Simon Salva - Apostle to the 4channers !tMhYkwTORI
7/18/2025, 11:01:26 PM No.17852871
>>17852177

Good.
Anonymous
7/19/2025, 12:50:44 AM No.17853167
>>17848922
Assyria did it before Persia.
Anonymous
7/19/2025, 1:12:29 AM No.17853233
>>17852204
What's the evidence for this?
Anonymous
7/19/2025, 1:21:16 AM No.17853261
>>17852210
The Germans were bound by familial oaths, that's what made them different. What were talking about isn't the weakness of Rome but the strength of the Germans.
>>17852211
>In contrast, the foederati of the late Empire were autonomous tribal groups frequently former enemies of Rome
It was always that way. Rome defeated most of the socii. Foederati and socii may well have been synonyms. Rome fought the Samnites and Umbrians.
>Rome didn’t command them but negotiated with them
Turning the tables was a German thing.
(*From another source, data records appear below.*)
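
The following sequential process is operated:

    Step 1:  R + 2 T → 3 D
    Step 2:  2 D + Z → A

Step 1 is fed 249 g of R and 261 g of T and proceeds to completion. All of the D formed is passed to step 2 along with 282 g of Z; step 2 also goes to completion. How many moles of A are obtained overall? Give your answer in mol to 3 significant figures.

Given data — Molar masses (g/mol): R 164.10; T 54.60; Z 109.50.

2.28 mol

Step 1:
n(R) = 249.0 / 164.10 = 1.517 mol
n(T) = 261.0 / 54.60 = 4.780 mol
n/ν for R = 1.517/1 = 1.517
n/ν for T = 4.780/2 = 2.390
Smallest n/ν is R → limiting reagent.
n(D) produced = (3/1) × 1.517 = 4.551 mol
Step 2:
n(D) available = 4.551 mol
n(Z) = 282.0 / 109.50 = 2.575 mol
n/ν for D = 4.551/2 = 2.276
n/ν for Z = 2.575/1 = 2.575
Smallest n/ν is D → limiting reagent.
n(A) = (1/2) × 4.551 = 2.276 mol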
It wasn't like Romans suddenly had a bad system, the Germans knew they could cooperate.
Replies: >>17854979
Anonymous
7/19/2025, 5:15:12 AM No.17853702
>>17851765
>, imagine the kino if we had sources
Specifically good sources too. I think its Libanius but there's this guy from the fourth century with thousands of surviving letters. But 80% of them are just the ancient version of letters of reccomendation for the Imperial bureaucracy and most of the rest are just generic letters sent to friends with little mention of contemporary events. I mean it makes sense that most letters you write will be stuff like that but its funny in a tragic sort of way that a letter supporting Flavius Flaviolus Flavianus' application to be a scribe to the Governor of Bithynia survived but half of Ammianus Marcellinus' history did not.
Anonymous
7/19/2025, 6:46:54 AM No.17853815
>>17848622
Google Honorius.
Replies: >>17853961
Simon Salva - Apostle to the 4channers !tMhYkwTORI
7/19/2025, 8:21:09 AM No.17853961
>>17853815

?
Anonymous
7/19/2025, 6:41:12 PM No.17854950
>>17852671
Only if you trigger them. Half the retards are probably jannies anyways. Its best to ignore all nigger faggots
Anonymous
7/19/2025, 6:50:36 PM No.17854979
>>17853261
>The Germans were bound by familial oaths
Most Germanic peoples did not have any sense of succession or strong family ties or even a tribe identity until the end of the Roman West. What do you even mean by that? If you just mean clans, plenty still existed in Rome.
>that's what made them different
The differences between Rome's Central Italian allies and the Germanic peoples invading the Empire centuries later couldn't be any more different. 'familial oaths' are meaningless. The Vandals weren't tied by anything other than the success of their leaders, mainly just Gaiseric, they wanted nothing to do with the Roman state, they constantly made war with them and spited them. The Samnites despite fierce rivalry with Rome cooperated and actively joined in on the project of conquest and war through all of their cultural ties
Replies: >>17855134
Anonymous
7/19/2025, 7:51:38 PM No.17855134
>>17854979
>Most Germanic peoples did not have any sense of succession or strong family ties or even a tribe identity until the end of the Roman West. What do you even mean by that? If you just mean clans, plenty still existed in Rome.

Here, from Bede:
>"Of these Horsa was afterwards slain in battle by the Britons, and a monument, bearing his name, is still in existence in the eastern parts of Kent. They were the sons of Victgilsus, whose father was Vitta, son of Vecta, son of Woden"
https://www.gutenberg.org/files/38326/38326-h/38326-h.html

My annotated version includes an excerpt on the all the tribes that traced their descent to Odin.
Anonymous
7/20/2025, 6:58:37 AM No.17856593
>>17848620 (OP)
Maybe.
Anonymous
7/20/2025, 7:17:09 AM No.17856614
>>17848620 (OP)
at what point did you realize that ancient Greece was the better civilization than ancient Rome?